Inverted yield curve often occurs before recessions

An inverted yield curve has often been a potential recession signal. The yield curve inverted in 2019 before the 2020 Covid-induced recession. It also did so in 2007 before the 2008 Global Financial Crisis/Great Recession. And it inverted in early 2000 right before the dot-com/tech stock meltdown. US Labor Secretary Marty Walsh told CNN's Poppy Harlow that a recession is "a real likelihood" but he added that "we have a very strong economy" and noted that the job market in particular is healthy. When investors want higher rates for short-term bonds, it's an indication that bondholders are nervous. Typically, rates for long-term bonds are higher because you have to wait longer to get paid back.
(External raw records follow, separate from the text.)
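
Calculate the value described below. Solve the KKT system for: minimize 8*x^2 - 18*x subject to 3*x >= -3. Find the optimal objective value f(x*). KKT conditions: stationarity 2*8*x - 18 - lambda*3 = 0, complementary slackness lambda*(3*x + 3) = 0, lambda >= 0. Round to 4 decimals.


Step 1: Try lambda = 0 (constraint inactive).
Stationarity: 2*8*x - 18 = 0
x* = 18/(2*8) = 1.125
Check constraint: 3*1.125 = 3.375 >= -3 -- satisfied.
Step 2: Compute optimal value.
f(x*) = 8*1.125^2 - 18*1.125 = -10.125


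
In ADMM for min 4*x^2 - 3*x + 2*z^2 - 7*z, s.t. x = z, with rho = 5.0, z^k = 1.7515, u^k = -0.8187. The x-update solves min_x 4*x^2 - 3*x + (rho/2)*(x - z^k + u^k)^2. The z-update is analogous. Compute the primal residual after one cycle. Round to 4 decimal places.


ADMM iteration with rho = 5.0, z^k = 1.7515, u^k = -0.8187
Step 1: x-update.
Minimize 4*x^2 - 3*x + (5.0/2)*(x - 1.7515 - 0.8187)^2
FOC: (2*4 + 5.0)*x = 3 + 5.0*(1.7515 + 0.8187)
x^{k+1} = 1.2193
Step 2: z-update.
Minimize 2*z^2 - 7*z + (5.0/2)*(1.2193 - z - 0.8187)^2
FOC: (2*2 + 5.0)*z = 7 + 5.0*(1.2193 - 0.8187)
z^{k+1} = 1.0003
Step 3: u-update.
u^{k+1} = -0.8187 + 1.2193 - 1.0003 = -0.5997
Step 4: Primal residual = |1.2193 - 1.0003| = 0.219


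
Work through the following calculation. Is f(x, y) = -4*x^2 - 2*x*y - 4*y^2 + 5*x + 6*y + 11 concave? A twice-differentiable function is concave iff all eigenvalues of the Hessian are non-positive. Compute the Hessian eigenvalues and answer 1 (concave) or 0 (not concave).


The Hessian of f(x,y) = -4*x^2 - 2*x*y - 4*y^2 + 5*x + 6*y + 11 is:
H = [[-8, -2], [-2, -8]]
Trace = -8 - 8 = -16
Determinant = -8*-8 - (-2)^2 = 60
Discriminant = (-16)^2 - 4*60 = 16.0
Eigenvalues: lambda_1 = -10.0, lambda_2 = -6.0
The function is concave.

1


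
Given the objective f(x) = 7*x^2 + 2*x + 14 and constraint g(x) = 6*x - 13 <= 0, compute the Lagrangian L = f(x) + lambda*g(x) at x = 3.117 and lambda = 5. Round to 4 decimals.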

The Federal Reserve, which is widely expected to raise interest rates later this week, may be careful to not raise rates so aggressively that short-term yields increase even further and wind up flipping the yield curve. Although geopolitical tension could be distorting prices, inflation pressures were already building before the Russian attack on Ukraine. "Russia/Ukraine is only pulling forward the natural slowing in the economy that would have occurred as the Fed tightened policy," said Tom Essaye, founder of Sevens Report Research, in a note last week. Essaye argues that Fed rate hikes and a slowing economy would have likely led to an inverted yield curve at some point later this year even if Russia and Ukraine weren't in the headlines. "The looming rate hikes (which are still coming) will combine with the growth slowing impulse of higher commodity prices and higher inflation to bring a sooner than previously expected slowing of growth," he said.

"The recession drumbeat is gaining in volume," Nancy Tengler, CEO and CIO of Laffer Tengler Investments, said in a report. "Of course there are many reasons to be concerned. Soaring inflation, rising energy costs, an almost sure recession in the Euro Zone and a dangerously flat yield curve." "Never mind that the yield curve is being distorted by a massive flight to quality," Tengler added. "An inversion is an inversion."